El fuego es símbolo de destrucción y creación, de peligro y progreso. Cuando a Jean Cocteau le preguntaron qué salvaría si su casa se incendiara, respondió con una metáfora que arde en la memoria: «Salvaría el fuego». No se refería a objetos ni recuerdos materiales, sino a esa chispa esencial, a la fuerza primigenia que ha modelado a la humanidad, un elemento que transformó nuestro destino. Más allá de que ha forjado metales que impulsaron civilizaciones, el fuego encarna algo inmaterial y eterno: la capacidad humana de crear, transformar y renacer de las cenizas. Es el motor que alimenta ideas y cambios, el símbolo de que, incluso en la pérdida, queda una llama interior que nos permite comenzar de nuevo.

Miles de personas perdieron sus casas y sus pertenencias por los voraces incendios en Los Ángeles, una conmovedora tragedia que, como suele suceder cuando se le pone rostro y apellido, se convierte en un dolor cercano y punzante. Mis queridos amigos María y Agustín González Garza, avecindados en aquella ciudad desde hace cuatro décadas, quedaron sin casa y sin la posibilidad de rescatar algo antes del embate de las llamas, pues estaban en México de vacaciones. Ella de origen cubano, ángel y musa en la familia; él, nieto del expresidente mexicano Roque González Garza.

Agustín se autodefine como mitógrafo. Ha sido un amigo, socio, mentor y hermano para mí. Una persona con un talento excepcional para el diseño gráfico, la fotografía, la creación artística y el pensamiento estratégico. Gracias a él he crecido profesional y personalmente. Su permanente afán por el trabajo de excelencia ha sido un acicate cuando trabajamos juntos. De él he aprendido que las paredes en las calles tienen un lenguaje secreto que se revela cuando eres capaz de hacer encuadres inéditos. Su colección de fotos «wall candy» se acerca más a lienzos pintados por grandes artistas, que a fotografía urbana donde la mirada educada logra prodigios estéticos.

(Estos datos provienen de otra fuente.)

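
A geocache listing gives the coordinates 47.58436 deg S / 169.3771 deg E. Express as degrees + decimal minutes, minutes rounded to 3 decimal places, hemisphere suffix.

47° 35.062′ S, 169° 22.626′ E

Lat: 47° + 0.584360 × 60 = 47° 35.06160′
λ: 169° + 0.377100 × 60 = 169° 22.62600′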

Sus cuadernos de viajes son maravillosos, no sólo por los apuntes al estilo de un expedicionario del siglo XIX, sino por sus increíbles ilustraciones, que me remiten a los artistas renacentistas. Sus sorprendentes dibujos surrealistas donde plasma sus sueños y expurga pesadillas, o sus autorretratos a lápiz, son muestra de un talento fuera de lo común. Recorrer su casa era entrar a un museo de incontables objetos, historias y artefactos, era ver la vida de alguien que ha hecho del «explorar, descubrir y crear» su mantra. Su primo, Juan Carlos Fernández, lo dijo mejor que yo, en una sentida nota de condolencia que mandó por la pérdida irreparable de esas creaciones: «Nos unimos todos en un simbólico funeral de todo ello, y en lo que merecía ser testimonio futuro de tu genialidad».

Corredor de senderos, amante de estrellas, cazador de cometas, capturó una imagen del eclipse del año pasado, que ameritó la publicación en una revista especializada. En 1991 embelesó al presidente de la República cuando le explicó que el «eclipse del siglo» tendría una trayectoria que coincidía con la ruta mítica de los mexicas hacia la fundación de Tenochtitlán. Su trabajo ha sido internacionalmente reconocido y forma parte de la colección permanente de la Biblioteca del Congreso de Estados Unidos (es el segundo mexicano con esta distinción, el primero fue José Guadalupe Posada).

Me asombra la fijación que tiene Agustín por la degradación. Si a un lado de un campo de flores hay un basurero, él irá sin pensarlo a retratar la descomposición de la materia. Así logró una serie de imágenes sobre libros en estado de putrefacción, y otra colección de retratos macro sobre pelusas y desechos que se acumulan en los rincones. Alguna vez le prologué «Osuaria», exposición fotográfica sobre osamentas envueltas en sábanas, en nichos de cementerios de Yucatán. Tiene el don de convertir la destrucción en arte.

Por ironías del destino, mi amigo espera que las cenizas de su casa se enfríen para ir a husmear en las ruinas, a ver qué rescata. Algo hará el artista con los polvos quemados de su pasado. Su telescopio con el que miraba lejos ya no existe, pero queda lo esencial: el ojo sensible del maestro, sí, porque el genio encuentra siempre nuevas formas de arder.

María y Agustín son de la estirpe que respondería «salvaría el fuego». Volverán de las cenizas.